Questionable conclusion?

But every one of the factors that this judge sees as exceptional is already taken into account in the Bardal factors, says Fisher.

“’Exceptional’ should be something outside of Bardal [for example] where the employer does something which would have a direct, negative effect on the person’s ability to get a job… or made unfounded allegations of cause.”

This case puts us back to the pre-Dawe days where there was even less certainty in an already uncertain world, he says.

“Since Dawe, both employers and employees knew that 24 months was the realistic maximum and that it was quite easy to hit that mark. These two factors have made long-service cases easier to settle. Now, we will be back to plaintiffs claiming 30 months’ notice and defendants responding with 16 months,” he says. “Now, this is like ‘Here we go, again.’”

But the judge came to the right decision, based on the facts and this being a unique case, says Butler.

“It’s not too often you see this kind of situation unfold. In fact, I don’t think I’ve ever heard of this type of fact scenario before,” he says. “She was a long-term employee, she’s had very limited education, a very specialized skill set... not a lot of transferable skills…. She was actively seeking other employment and really wasn’t getting anywhere with it. So, given all the factors, I think he’s right.”

The judge highlighted Currie’s limited education, length of service and her age, along with the dismissal being equivalent to a forced retirement, says Genevieve Cantin, an associate at Cavalluzzo in Toronto.

“I wonder if the judge looked at that factor and weighed that more significantly than the others? I really don’t know; it will be certainly interesting to see how another court deals with this, in light of the fact that Dawe says the opposite, which is... these factors are already considered into Bardal analysis… it really is fact-specific.”

But the employer also made a mistake in offering the statutory minimum, and then saying in court that 20 months was reasonable, says Fisher.

“The employer who says, ‘We believe this is the right notice period and we’ve paid it,’ that’s a whole different scenario. You don’t look like you’re trying to starve the plaintiff out.”

Nylene also failed to properly document the employment file, says Butler.

“It appeared that there was a break in her service. But it just wasn’t brought sufficiently to her attention, so that she could understand the implications of that.”

“The age-old problem is judges keep on saying, ‘Every case is different.’ No, they’re not, actually.” - Barry Fisher, mediator and arbitrator

Takeaways for employers

As for the implications of Nylene, it could lead to longer notice periods or bigger payouts, says Cantin.  

“It certainly could mean more litigation because employees might be hoping to get the 26 months,” she says. “This decision will signal to them, certainly, and to employment lawyers on the employee side that it is possible… if the facts match up with an extraordinary circumstance.”

It could also make people intractable during the pandemic, says Cantin, “because surely COVID is an extraordinary event — but we’ll have to see how that plays out.”
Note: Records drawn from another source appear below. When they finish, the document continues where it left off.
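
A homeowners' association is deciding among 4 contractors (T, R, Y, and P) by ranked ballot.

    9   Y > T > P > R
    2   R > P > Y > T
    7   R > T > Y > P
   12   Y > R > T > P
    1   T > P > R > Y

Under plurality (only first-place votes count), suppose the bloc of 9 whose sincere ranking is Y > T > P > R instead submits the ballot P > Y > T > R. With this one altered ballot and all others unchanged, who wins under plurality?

Y

First-place totals with the altered ballot: T 1, R 9, Y 12, P 9.
The winner is unchanged: still Y.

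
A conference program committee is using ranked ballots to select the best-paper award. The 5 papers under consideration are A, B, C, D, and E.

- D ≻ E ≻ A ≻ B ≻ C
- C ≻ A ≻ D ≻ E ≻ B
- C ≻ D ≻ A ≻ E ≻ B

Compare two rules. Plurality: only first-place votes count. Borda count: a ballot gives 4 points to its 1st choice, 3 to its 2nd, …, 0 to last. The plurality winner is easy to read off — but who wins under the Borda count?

D

Plurality first-place counts: A 0, B 0, C 2, D 1, E 0 → C.
Borda totals: A 7, B 1, C 8, D 9, E 5 → D.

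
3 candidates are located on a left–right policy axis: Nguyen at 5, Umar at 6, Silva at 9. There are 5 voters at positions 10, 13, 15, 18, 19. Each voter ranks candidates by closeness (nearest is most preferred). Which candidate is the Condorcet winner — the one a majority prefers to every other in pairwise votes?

Silva

With single-peaked preferences on a line, the Condorcet winner is the candidate closest to the median voter.
The median voter (position 15) is closest to Silva at 9.
Check: Silva vs Nguyen — voters closer to Silva: 5 of 5.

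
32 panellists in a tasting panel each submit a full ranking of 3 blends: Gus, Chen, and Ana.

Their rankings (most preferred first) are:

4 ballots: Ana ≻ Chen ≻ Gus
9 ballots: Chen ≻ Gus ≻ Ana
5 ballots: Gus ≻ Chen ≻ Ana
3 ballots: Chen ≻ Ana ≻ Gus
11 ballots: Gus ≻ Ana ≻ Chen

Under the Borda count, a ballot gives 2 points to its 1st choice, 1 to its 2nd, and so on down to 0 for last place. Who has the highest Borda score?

Gus

Borda scores:
  Gus: 4·0 + 9·1 + 5·2 + 3·0 + 11·2 = 41
  Chen: 4·1 + 9·2 + 5·1 + 3·2 + 11·0 = 33
  Ana: 4·2 + 9·0 + 5·0 + 3·1 + 11·1 = 22
Gus has the highest total.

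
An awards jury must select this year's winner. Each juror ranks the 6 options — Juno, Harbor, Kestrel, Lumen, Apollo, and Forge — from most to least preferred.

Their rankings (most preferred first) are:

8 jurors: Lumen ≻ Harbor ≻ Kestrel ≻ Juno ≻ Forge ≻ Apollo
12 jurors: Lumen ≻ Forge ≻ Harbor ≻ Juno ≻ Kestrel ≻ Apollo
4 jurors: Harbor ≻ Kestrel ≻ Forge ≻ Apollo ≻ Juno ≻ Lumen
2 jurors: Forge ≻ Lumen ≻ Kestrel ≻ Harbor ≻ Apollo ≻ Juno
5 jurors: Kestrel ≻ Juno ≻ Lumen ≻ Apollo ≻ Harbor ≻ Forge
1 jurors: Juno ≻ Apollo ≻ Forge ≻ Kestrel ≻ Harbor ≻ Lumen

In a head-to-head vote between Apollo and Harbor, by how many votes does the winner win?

20

Ballots ranking Apollo above Harbor: 5+1 = 6.
Ballots ranking Harbor above Apollo: 8+12+4+2 = 26.
Harbor wins 26–6, a margin of 20.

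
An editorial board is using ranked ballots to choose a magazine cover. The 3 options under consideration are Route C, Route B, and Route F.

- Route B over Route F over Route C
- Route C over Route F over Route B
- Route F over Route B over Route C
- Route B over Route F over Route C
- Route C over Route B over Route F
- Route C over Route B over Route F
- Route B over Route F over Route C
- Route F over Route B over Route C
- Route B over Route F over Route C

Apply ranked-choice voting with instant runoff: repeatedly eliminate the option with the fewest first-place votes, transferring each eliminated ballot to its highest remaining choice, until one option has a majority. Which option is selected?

Round 1: Route B 4, Route C 3, Route F 2. Route F has the fewest and is eliminated.
Round 2: Route B 6, Route C 3. Route B has a majority.

Route B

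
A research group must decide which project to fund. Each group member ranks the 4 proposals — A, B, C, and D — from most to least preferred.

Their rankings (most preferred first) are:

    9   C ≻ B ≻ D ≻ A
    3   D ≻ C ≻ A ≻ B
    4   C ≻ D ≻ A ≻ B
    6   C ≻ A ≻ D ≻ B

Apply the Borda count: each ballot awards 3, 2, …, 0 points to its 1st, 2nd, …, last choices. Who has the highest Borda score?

Borda scores:
  A: 9·0 + 3·1 + 4·1 + 6·2 = 19
  B: 9·2 + 3·0 + 4·0 + 6·0 = 18
  C: 9·3 + 3·2 + 4·3 + 6·3 = 63
  D: 9·1 + 3·3 + 4·2 + 6·1 = 32
C has the highest total.

C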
From Nylene’s perspective, this result could have been avoided by providing Currie with a clear and unambiguous letter and re-employment offer, says Butler.

“They approached her initially and she thought about retiring and accessing her pension, and then they told her how she could do it,” he says. “And those discussions are not really documented anywhere…. It would have been helpful if there was a letter that would have been sent to her setting out or summarizing those discussions.”

The reoffer of employment was also not specific enough, says Butler.  

“It didn’t say that they were recognizing her service. On the other hand, it didn’t say that they were not recognizing her service, and it was vague on that issue. But it did indicate they were recognizing her service for other purposes. So that’s a problem… I just think there were a number of mistakes made by her employer.”